Jean-Pierre Elkabbach : les virages d’un virtuose

publié le 04/10/2023

Prince des interviewers, caressant et colérique, le journaliste mêlait impertinence au micro et ductilité politique dans les méandres d’une longue carrière

Le journaliste français Jean-Pierre Elkabbach, ici sur Europe 1 le 16 septembre 1982, est décédé le 3 octobre 2023 à l'âge de 86 ans - Photo PATRICK KOVARIK / AFP

C’était à la fin des années 1980, Jean-Pierre Elkabbach animait le « Club de la Presse » d’Europe1, le rendez-vous incontournable de la vie médiatico-politique. Il avait convié à son micro le jeune directeur de l’Obs (aujourd’hui directeur du Journal.info), encore novice dans l’exercice radiophonique. Pédagogue, il l’avait placé à sa gauche pour lui faciliter la tâche. Aussi, plusieurs fois en, cours de débat, il l’avait gratifié d’un coup de coude : « À toi ! », « Vas-y ! », « C’est le moment ! » pour susciter la question qu’il attendait.

Spectacle dans le spectacle : Elkabbach dirigeait les débats de la voix, un peu rauque, et du surtout geste, fébrile et décidé, à la manière d’un chef d’orchestre qui connaît à fond la partition, mais qui imprime les nuances, décèle les baisses de tension, déclenche les cymbales, lance les cuivres et admoneste les violons, intimant le silence aux bavards et pointant du doigt celui qui devait faire sonner la trompette.

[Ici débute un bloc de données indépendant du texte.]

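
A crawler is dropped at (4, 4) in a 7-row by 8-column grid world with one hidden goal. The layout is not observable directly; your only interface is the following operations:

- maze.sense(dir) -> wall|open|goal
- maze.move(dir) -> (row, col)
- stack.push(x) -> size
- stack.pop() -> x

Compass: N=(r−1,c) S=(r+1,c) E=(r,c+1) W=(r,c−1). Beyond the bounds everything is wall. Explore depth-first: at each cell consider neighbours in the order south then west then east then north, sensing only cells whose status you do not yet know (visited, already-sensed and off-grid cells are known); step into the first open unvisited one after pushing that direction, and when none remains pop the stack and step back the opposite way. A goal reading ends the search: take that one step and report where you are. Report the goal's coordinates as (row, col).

>> maze.sense(south)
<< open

>> stack.push(south)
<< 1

>> maze.move(south)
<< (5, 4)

>> maze.sense(south)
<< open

>> stack.push(south)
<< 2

>> maze.move(south)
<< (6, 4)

>> maze.sense(west)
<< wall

>> maze.sense(east)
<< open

>> stack.push(east)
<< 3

>> maze.move(east)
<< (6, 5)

>> maze.sense(east)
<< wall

>> maze.sense(north)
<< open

>> stack.push(north)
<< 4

>> maze.move(north)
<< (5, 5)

>> maze.sense(east)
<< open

>> stack.push(east)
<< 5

>> maze.move(east)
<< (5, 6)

>> maze.sense(east)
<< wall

>> maze.sense(north)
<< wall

>> stack.pop()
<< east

>> maze.move(west)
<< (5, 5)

>> maze.sense(north)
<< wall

>> stack.pop()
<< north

>> maze.move(south)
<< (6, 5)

>> stack.pop()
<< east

>> maze.move(west)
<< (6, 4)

>> stack.pop()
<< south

>> maze.move(north)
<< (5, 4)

>> maze.sense(west)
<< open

>> stack.push(west)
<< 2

>> maze.move(west)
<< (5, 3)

>> maze.sense(west)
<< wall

>> maze.sense(north)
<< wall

>> stack.pop()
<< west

>> maze.move(east)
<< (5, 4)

>> stack.pop()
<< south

>> maze.move(north)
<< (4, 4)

>> maze.sense(north)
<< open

>> stack.push(north)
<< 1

>> maze.move(north)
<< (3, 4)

>> maze.sense(west)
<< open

>> stack.push(west)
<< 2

>> maze.move(west)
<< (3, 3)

>> maze.sense(west)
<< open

>> stack.push(west)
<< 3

>> maze.move(west)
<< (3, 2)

>> maze.sense(south)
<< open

>> stack.push(south)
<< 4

>> maze.move(south)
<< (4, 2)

>> maze.sense(west)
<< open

>> stack.push(west)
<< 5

>> maze.move(west)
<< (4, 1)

>> maze.sense(south)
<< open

>> stack.push(south)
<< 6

>> maze.move(south)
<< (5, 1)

>> maze.sense(south)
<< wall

>> maze.sense(west)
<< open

>> stack.push(west)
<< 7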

Tel était son talent, celui de l’interviewer qui écoute autant qu’il ne parle, joue des nuances, provoque l’interlocuteur, détecte la moindre faille dans laquelle il s’engouffre aussitôt. D’où son insigne notoriété, émaillée des passes d’armes que tous ont soulignées depuis hier, contre Marchais, Le Pen et bien d’autres, avec cette acmé historico-humaine, quand il cuisine sans ménagements un Mitterrand parcheminé et pugnace, désireux de purger enfin son passé vichyste et sa vision de l’Occupation, entre pétainisme et résistance.

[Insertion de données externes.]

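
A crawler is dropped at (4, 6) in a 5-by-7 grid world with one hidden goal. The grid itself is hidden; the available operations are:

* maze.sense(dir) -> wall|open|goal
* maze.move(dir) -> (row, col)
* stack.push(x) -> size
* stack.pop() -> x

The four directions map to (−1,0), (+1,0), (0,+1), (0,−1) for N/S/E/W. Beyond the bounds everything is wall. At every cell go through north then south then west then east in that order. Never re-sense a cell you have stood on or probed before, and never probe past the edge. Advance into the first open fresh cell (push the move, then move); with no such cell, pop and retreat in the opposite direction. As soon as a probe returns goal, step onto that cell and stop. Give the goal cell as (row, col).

·→ sense(dir=north)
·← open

·→ push(x=north)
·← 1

·→ move(dir=north)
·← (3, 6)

·→ sense(dir=north)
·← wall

·→ sense(dir=west)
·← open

·→ push(x=west)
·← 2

·→ move(dir=west)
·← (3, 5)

·→ sense(dir=north)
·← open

·→ push(x=north)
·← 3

·→ move(dir=north)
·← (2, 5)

·→ sense(dir=north)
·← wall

·→ sense(dir=west)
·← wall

·→ pop()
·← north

·→ move(dir=south)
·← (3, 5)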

Puis il y a l’autre face du personnage, pied-noir chaleureux pétri d’ambition, caressant et colérique, ductile et manœuvrier dans sa vie professionnelle, trempée de revers, tombé et ressuscité, caméléon politique avec un fond de droite libérale persistant, corrigé par une curiosité insatiable et une sensibilité fine à l’air du temps.

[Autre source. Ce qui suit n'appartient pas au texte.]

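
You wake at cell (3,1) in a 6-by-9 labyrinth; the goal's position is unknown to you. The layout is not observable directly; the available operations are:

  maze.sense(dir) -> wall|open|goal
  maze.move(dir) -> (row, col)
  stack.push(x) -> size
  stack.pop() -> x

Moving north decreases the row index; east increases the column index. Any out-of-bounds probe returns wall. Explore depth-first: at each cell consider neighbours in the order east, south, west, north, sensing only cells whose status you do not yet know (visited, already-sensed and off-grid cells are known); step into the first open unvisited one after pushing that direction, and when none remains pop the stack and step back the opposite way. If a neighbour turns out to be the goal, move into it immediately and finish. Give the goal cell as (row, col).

$ maze.sense dir→east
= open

$ stack.push x→east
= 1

$ maze.move dir→east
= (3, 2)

$ maze.sense dir→east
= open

$ stack.push x→east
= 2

$ maze.move dir→east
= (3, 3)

$ maze.sense dir→east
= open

$ stack.push x→east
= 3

$ maze.move dir→east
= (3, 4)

$ maze.sense dir→east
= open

$ stack.push x→east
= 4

$ maze.move dir→east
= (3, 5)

$ maze.sense dir→east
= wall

$ maze.sense dir→south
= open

$ stack.push x→south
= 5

$ maze.move dir→south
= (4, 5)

$ maze.sense dir→east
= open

$ stack.push x→east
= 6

$ maze.move dir→east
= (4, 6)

$ maze.sense dir→east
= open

$ stack.push x→east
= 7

$ maze.move dir→east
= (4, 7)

$ maze.sense dir→east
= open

$ stack.push x→east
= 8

$ maze.move dir→east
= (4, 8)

$ maze.sense dir→south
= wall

$ maze.sense dir→north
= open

$ stack.push x→north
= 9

$ maze.move dir→north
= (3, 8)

$ maze.sense dir→west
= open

$ stack.push x→west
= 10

$ maze.move dir→west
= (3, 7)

$ maze.sense dir→north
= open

$ stack.push x→north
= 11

$ maze.move dir→north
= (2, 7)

$ maze.sense dir→east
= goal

$ maze.move dir→east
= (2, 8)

Answer: (2, 8)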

Il appelait de temps en temps le même directeur de l’Obs d’un ton pressant : « Je reçois Tartempion, ce sera un événement radiophonique, fais-moi une brève dans les pages d’échos », toujours déçu du résultat, en général inexistant, mais jamais découragé dans ses demandes. Une autre fois, toujours au même, il recommande avec insistance un roman « formidable » à traiter d’urgence dans l’Obs. La démarche manque d’aboutir, jusqu’à ce que le directeur s’aperçoive que la romancière ainsi mise en avant était en fait l’épouse de Jean-Pïerre.

Gréviste sanctionné en mai 1968, il avait appris à survivre dans le petit monde médiatique traversé d’influences partisanes. Giscardien sous Giscard, il était devenu la tête de turc de la gauche, qui l’écarta en 1981 comme symbole d’une télé trop liée au pouvoir.

Ramené au bas de l’échelle, il mit plusieurs années à revenir au premier plan, se découvrant mitterrandiste de raison, puis oscillant au fil des alternances, infatigable, travailleur acharné, inusable et indéboulonnable, en dépit de ses bévues dès qu’il se retrouvait en position de pouvoir, à France-Télévision ou à Europe Un.

Carrière brillante et heurtée, dont l’opportunisme fut finalement transcendé par sa virtuosité derrière le micro, drôle parfois, provocant souvent, vif toujours, jusque dans le dernier quart d’heure, marqué par une terrible maladie qui ne lui avait rien ôté de sa pugnacité. Avec ce grand mérite : issu d’un audiovisuel à l’ancienne, aimanté par le pouvoir et l’intrigue, il a somme toute, par ce talent inné de picador de l’entretien, bien mérité du journalisme.